Original title: Os 3
D: Nando Olival / 80m
Cast: Juliana Schalch, Victor Mendes, Gabriel Godoy, Sophia Reis, Rafael Maia, Alceu Nunes, Henrique Taubaté, Cecília Homem de Mello
Three university students – Camila (Schalch), Rafael (Mendes), and Cazé (Godoy) – all meet at a party shortly after arriving in Sao Paulo to begin their studies. Both Rafael and Cazé are attracted to Camila, and she in turn is attracted to them. When they agree to move in together at Cazé’s apartment, Camila insists that they be friends only, and that neither Rafael nor Cazé should try to sleep with her. Rafael abides by the rule, but it soon becomes apparent that Camila and Cazé are sleeping together. When he realises this, Rafael wants to leave but he persuades himself to stay, his feelings for Camila keeping him there despite the pain of seeing her with Cazé.

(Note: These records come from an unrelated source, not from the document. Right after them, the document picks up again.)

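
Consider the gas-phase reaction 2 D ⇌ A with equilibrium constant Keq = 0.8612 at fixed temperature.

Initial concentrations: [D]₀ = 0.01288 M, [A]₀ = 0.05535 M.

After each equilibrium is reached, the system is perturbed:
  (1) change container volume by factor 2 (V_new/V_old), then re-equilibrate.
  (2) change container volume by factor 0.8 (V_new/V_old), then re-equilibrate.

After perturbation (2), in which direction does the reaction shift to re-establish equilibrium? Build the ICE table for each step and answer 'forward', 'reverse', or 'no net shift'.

Direction: forward

Q₀ = 333.6 vs Keq = 0.8612 ⇒ Q>K, reverse
Step 1:
                    D           A
  Initial     0.01288     0.05535
  Change      0.09182    -0.04591
  Equil        0.1047     0.00944
  solve Keq expr → x = -0.04591; check Q = 0.8612
Then change container volume by factor 2 (V_new/V_old).
Step 2:
                    D           A
  Initial     0.05235     0.00472
  Change     0.003976   -0.001988
  Equil       0.05633    0.002732
  solve Keq expr → x = -0.001988; check Q = 0.8612
Then change container volume by factor 0.8 (V_new/V_old).
Step 3:
                    D           A
  Initial     0.07041    0.003415
  Change    -0.001377  6.8847e-04
  Equil       0.06903    0.004104
  solve Keq expr → x = 6.8847e-04; check Q = 0.8612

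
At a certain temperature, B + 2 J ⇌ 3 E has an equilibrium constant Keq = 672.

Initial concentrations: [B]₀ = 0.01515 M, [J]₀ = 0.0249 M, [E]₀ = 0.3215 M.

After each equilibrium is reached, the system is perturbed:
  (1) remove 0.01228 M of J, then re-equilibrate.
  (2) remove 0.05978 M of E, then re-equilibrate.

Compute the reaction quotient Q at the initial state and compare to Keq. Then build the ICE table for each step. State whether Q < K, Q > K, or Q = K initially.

Q₀ = 3538; Q > K (proceeds reverse)

Q₀ = 3538 vs Keq = 672 ⇒ Q>K, reverse
Step 1:
                  B         J         E
  init      0.01515    0.0249    0.3215
  Δ        0.008069   0.01614  -0.02421
  eq        0.02322   0.04104    0.2973
  solve Keq expr → x = -0.008069; check Q = 672
Then remove 0.01228 M of J.
Step 2:
                  B         J         E
  init      0.02322   0.02876    0.2973
  Δ        0.003651  0.007302  -0.01095
  eq        0.02687   0.03606    0.2863
  solve Keq expr → x = -0.003651; check Q = 672
Then remove 0.05978 M of E.
Step 3:
                  B         J         E
  init      0.02687   0.03606    0.2266
  Δ       -0.003479 -0.006958   0.01044
  eq        0.02339    0.0291     0.237
  solve Keq expr → x = 0.003479; check Q = 672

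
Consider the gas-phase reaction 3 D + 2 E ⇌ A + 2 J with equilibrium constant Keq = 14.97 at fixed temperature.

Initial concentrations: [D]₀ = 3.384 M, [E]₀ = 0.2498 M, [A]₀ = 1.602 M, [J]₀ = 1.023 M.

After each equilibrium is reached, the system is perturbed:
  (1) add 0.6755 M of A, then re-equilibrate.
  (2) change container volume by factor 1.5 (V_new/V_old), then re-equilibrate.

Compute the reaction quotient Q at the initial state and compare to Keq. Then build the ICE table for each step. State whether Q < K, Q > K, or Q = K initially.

Q₀ = 0.6933 vs Keq = 14.97 ⇒ Q<K, forward
Step 1:
                  D         E         A         J
  I           3.384    0.2498     1.602     1.023
  C         -0.2649   -0.1766   0.08831    0.1766
  E           3.119   0.07318      1.69       1.2
  solve Keq expr → x = 0.08831; check Q = 14.97
Then add 0.6755 M of A.
Step 2:
                  D         E         A         J
  I           3.119   0.07318     2.366       1.2
  C         0.01759   0.01172 -0.005862  -0.01172
  E           3.137    0.0849      2.36     1.188
  solve Keq expr → x = -0.005862; check Q = 14.97
Then change container volume by factor 1.5 (V_new/V_old).
Step 3:
                  D         E         A         J
  I           2.091    0.0566     1.573    0.7919
  C         0.03518   0.02345  -0.01173  -0.02345
  E           2.126   0.08005     1.562    0.7685
  solve Keq expr → x = -0.01173; check Q = 14.97

Q₀ = 0.6933; Q < K (proceeds forward)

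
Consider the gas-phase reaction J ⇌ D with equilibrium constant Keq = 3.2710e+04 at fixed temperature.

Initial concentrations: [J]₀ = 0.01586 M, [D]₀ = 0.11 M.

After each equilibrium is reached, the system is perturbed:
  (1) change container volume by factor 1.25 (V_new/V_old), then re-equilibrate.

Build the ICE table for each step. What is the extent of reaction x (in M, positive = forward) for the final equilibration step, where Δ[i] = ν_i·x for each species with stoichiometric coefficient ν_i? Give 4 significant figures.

Q₀ = 6.936 vs Keq = 3.2710e+04 ⇒ Q<K, forward
Step 1:
                    J           D
  Initial     0.01586        0.11
  Change     -0.01586     0.01586
  Equil    3.8476e-06      0.1259
  solve Keq expr → x = 0.01586; check Q = 3.2710e+04
Then change container volume by factor 1.25 (V_new/V_old).
Step 2:
                    J           D
  Initial  3.0781e-06      0.1007
  Change            0           0
  Equil    3.0781e-06      0.1007
  solve Keq expr → x = 0; check Q = 3.2710e+04

x = 0 M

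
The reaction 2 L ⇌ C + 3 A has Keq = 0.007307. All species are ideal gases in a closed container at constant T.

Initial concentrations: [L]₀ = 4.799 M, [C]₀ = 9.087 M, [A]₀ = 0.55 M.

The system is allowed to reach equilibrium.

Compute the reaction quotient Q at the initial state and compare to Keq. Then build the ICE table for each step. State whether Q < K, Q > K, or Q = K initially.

Q₀ = 0.06565 vs Keq = 0.007307 ⇒ Q>K, reverse
Step 1:
                   L          C          A
  init         4.799      9.087       0.55
  Δ           0.1852   -0.09258    -0.2777
  eq           4.984      8.994     0.2723
  solve Keq expr → x = -0.09258; check Q = 0.007307

Q₀ = 0.06565; Q > K (proceeds reverse)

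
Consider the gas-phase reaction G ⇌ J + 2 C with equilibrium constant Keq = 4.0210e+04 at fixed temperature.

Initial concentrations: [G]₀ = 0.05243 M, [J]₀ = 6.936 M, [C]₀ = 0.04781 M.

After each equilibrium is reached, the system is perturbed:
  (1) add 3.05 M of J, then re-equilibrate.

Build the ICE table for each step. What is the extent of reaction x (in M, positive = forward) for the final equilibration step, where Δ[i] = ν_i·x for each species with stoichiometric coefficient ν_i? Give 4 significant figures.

Q₀ = 0.3024 vs Keq = 4.0210e+04 ⇒ Q<K, forward
Step 1:
                   G          J          C
  Initial    0.05243      6.936    0.04781
  Change    -0.05243    0.05243     0.1049
  Equil   4.0505e-06      6.988     0.1527
  solve Keq expr → x = 0.05243; check Q = 4.0210e+04
Then add 3.05 M of J.
Step 2:
                   G          J          C
  Initial 4.0505e-06      10.04     0.1527
  Change  1.7675e-06 -1.7675e-06 -3.5350e-06
  Equil   5.8180e-06      10.04     0.1527
  solve Keq expr → x = -1.7675e-06; check Q = 4.0210e+04

x = -1.7675e-06 M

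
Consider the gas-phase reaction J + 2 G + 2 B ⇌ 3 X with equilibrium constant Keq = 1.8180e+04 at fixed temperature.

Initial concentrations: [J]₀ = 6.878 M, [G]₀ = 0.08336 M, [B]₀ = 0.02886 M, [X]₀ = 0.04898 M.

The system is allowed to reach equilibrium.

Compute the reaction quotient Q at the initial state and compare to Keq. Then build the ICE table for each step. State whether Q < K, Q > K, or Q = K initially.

Q₀ = 2.952; Q < K (proceeds forward)

Q₀ = 2.952 vs Keq = 1.8180e+04 ⇒ Q<K, forward
Step 1:
                    J           G           B           X
  init          6.878     0.08336     0.02886     0.04898
  Δ          -0.01374    -0.02749    -0.02749     0.04123
  eq            6.864     0.05587    0.001373     0.09021
  solve Keq expr → x = 0.01374; check Q = 1.8180e+04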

Time passes and the three friends complete a university project together, a proposal for a TV show where the actors and actresses use featured products that can be bought via a website connected to the show. The trio are approached by marketing executive Guilherme (Maia). He wants to make their idea a reality by creating a show exactly as they describe, but with them as the “stars”. When they ask how they should behave, Guilherme tells them to be themselves. They agree, and cameras are installed in the apartment.
The show gets off to a disastrous start, with the trio’s activities failing to win viewers (and more importantly, consumers). To combat this, the trio decide to highlight their lives more effectively by playing on the notion of their living in a ménage à trois. Creating scenarios to keep the viewers guessing and intrigued, they become increasingly adept at convincing themselves that what they’re doing isn’t having an effect on their relationships away from the cameras. As Rafael finds it more and more difficult to carry on with the deception, the introduction of Barbara (Reis), Camila’s cousin, threatens to break the trio’s friendship, and cause Camila to reassess her feelings for Rafael and Cazé.
A low-key production with an air of improvisation around some of its scenes, We 3 is an unpretentious look at the ways in which love, passion, lust and friendship (words highlighted at the movie’s beginning) can affect people who try to manipulate those feelings without seeing the potential consequences. There’s a sense of denial about the characters and the way they behave toward each other, as if the lives they’ve chosen to lead, and with each other, were more a matter of expediency than desire (though it does appear initially that Cazé has got what he’s wanted from the start). As the show becomes more and more popular, and the trio come up with ever more revelatory exploits, denial gives way to understated desperation in their attempts to maintain the fiction of their own lives, both on camera and behind the scenes. It’s this duality that gives the movie its bite, as the viewer attempts to work out if the three friends are playing to the audience or themselves.
Olival’s script, co-written with Thiago Dottori, has plenty of intriguing things to say about modern day consumerism, but it’s the façade that Camila, Rafael and Cazé commit to that commands the most attention. Despite all the technical trappings of the show, it’s the human element that holds the attention and thanks to some clever cutting between “reality” footage and what’s “really” happening, Olival is able to highlight the increasing distance the show is creating between the three friends. That the three of them have managed to live together for four years without the arrangement imploding is a little credulous, and Cazé comes across as too emotionally insecure to be Camila’s choice of partner, but these are minor quibbles, and the movie’s heaping of pretence on top of pretence to protect an already fragile pretence is absorbing enough to offset any reservations the viewer might pick up along the way.
The cast are uniformly excellent, and the three young leads display a maturity in their approach to the characters that augurs well for future performances. Schalch in particular is a captivating presence, and there’s fine support from Reis as the annoying, always aspiring Barbara. The apartment is a great physical space that is used to good effect, its various sections adding to the definition of the trio’s inter-relationship. The cinematography by Ricardo Della Rosa is adroit and purposeful, while the movie is cleverly constructed by editor Daniel Rezende.
Rating: 8/10 – with good location work and the sense of a larger world waiting for the trio to discover outside the confines of the apartment, We 3 is an understated gem of a movie with a real emotional core; heartfelt if occasionally hard on its lead characters, the movie is a welcome addition to South American cinema.